# BRIDGE DAY IN WEST VA.



## Luciledodd (Sep 5, 2009)

I wish that I was computer literate enough to post the link, but I'm not. Anyway, my daughter and son-in-law are going to participate in Bridge Day this Saturday. It is a big deal. The bridge is over a river gulch and is 900 feet high. They and a whole lot of others are going to rappel off of it. Mark just turned 50 and Sherron is 49. I hope they live to see 51 and 50. Just google Bridge Day and look at that awesome bridge and the picture of the underneath catwalk. They have to walk out on the catwalk to rappel off. I wish I could have gone with them. Ah to be that young and adventureous again. Actually I would be happy if I could still spell.


----------



## LuvCicero (Mar 31, 2008)

Lucile, you have a very brave daughter and SIL. I am afraid of heights and just looking at the site makes my stomach flip over. Really...I could not stand on that bridge and look down!!

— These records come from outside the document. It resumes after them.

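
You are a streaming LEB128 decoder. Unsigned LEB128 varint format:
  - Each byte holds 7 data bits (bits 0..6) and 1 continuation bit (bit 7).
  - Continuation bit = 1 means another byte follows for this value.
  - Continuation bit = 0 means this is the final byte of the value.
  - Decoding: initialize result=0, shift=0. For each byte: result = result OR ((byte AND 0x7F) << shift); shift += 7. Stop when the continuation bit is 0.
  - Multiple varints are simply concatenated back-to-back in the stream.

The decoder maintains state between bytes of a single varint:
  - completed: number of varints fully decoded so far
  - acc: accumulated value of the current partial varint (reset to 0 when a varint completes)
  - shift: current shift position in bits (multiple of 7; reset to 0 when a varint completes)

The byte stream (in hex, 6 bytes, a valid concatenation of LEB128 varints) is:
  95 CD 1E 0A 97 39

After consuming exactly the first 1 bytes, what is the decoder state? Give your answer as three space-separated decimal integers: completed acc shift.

Answer: 0 21 7

Derivation:
byte[0]=0x95 cont=1 payload=0x15: acc |= 21<<0 -> completed=0 acc=21 shift=7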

I think this link will work...
http://www.officialbridgeday.com/bridge-day-rappel


----------



## Luciledodd (Sep 5, 2009)

Personally I think they are a little touched. Sherron home schooled her aspergers son until he was able to be left alone and go to college. Then she started going with her husband on these trips. Just last year she decided to try the rappelling thing. She had never done a lick of exercise in her life but took to it immediately. They are like newly weds again.


----------



## Thumper (Feb 18, 2007)

Makes me nauseous just thinking about it, lol..I'm a wee afraid of heights, too. I've always been in awe (and bewildered with those that could jump off of bridges, and airplanes...and mountains..lol

Kara


----------



## motherslittlehelper (Mar 18, 2010)

It is great they found something they enjoy doing together so much. But, yikes, just thinking about it makes me woozy. I can't do heights - at all.....


----------